About the job
About Our Team
Join OpenAI’s dynamic Inference team, where we empower the deployment of cutting-edge AI models, including our renowned GPT models, advanced Image Generation capabilities, and Whisper, across diverse platforms. Our mission is to ensure these models are not only high-performing and scalable but also available for real-world applications. Collaborating closely with our Research team, we’re committed to bringing the next generation of AI innovations to fruition. As a compact, agile team, we prioritize delivering an exceptional developer experience while continuously pushing the frontiers of artificial intelligence.
As we expand our focus into multimodal inference, we are building the necessary infrastructure to support models that process images, audio, and other non-text modalities. This work involves tackling diverse model sizes and interactions, managing complex input/output formats, and ensuring seamless collaboration between product and research teams.
About The Role
We are seeking a passionate Software Engineer to aid in the large-scale deployment of OpenAI’s multimodal models. You will join a small yet impactful team dedicated to creating robust, high-performance infrastructure for real-time audio, image, and various multimodal workloads in production environments.

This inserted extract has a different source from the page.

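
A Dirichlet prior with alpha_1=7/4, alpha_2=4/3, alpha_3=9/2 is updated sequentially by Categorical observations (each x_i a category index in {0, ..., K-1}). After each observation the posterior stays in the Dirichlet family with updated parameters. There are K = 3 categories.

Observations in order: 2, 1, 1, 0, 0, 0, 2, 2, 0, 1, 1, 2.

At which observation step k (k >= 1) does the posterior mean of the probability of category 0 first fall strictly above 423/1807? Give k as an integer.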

This position is inherently collaborative; you will work directly with researchers who develop these models and with product teams to define novel interaction modalities. Your contributions will enable users to generate speech, interpret images, and engage with models in innovative ways that extend beyond traditional text-based interactions.
Key Responsibilities:
- Design and implement advanced inference infrastructure for large-scale multimodal models.
- Optimize systems for high-throughput and low-latency processing of image and audio inputs and outputs.
- Facilitate the transition of experimental research workflows into dependable production services.
- Engage closely with researchers, infrastructure teams, and product engineers to deploy state-of-the-art capabilities.
- Contribute to systemic enhancements, including GPU utilization, tensor parallelism, and hardware abstraction layers.
You May Excel In This Role If You:
- Have a proven track record of building and scaling inference systems for large language models or multimodal architectures.
- Possess experience with GPU-based machine learning workloads and a solid understanding of the performance dynamics associated with large models, particularly with intricate data types like images or audio.
- Thrive in a fast-paced, experimental environment and enjoy collaborating with cross-functional teams to drive impactful results.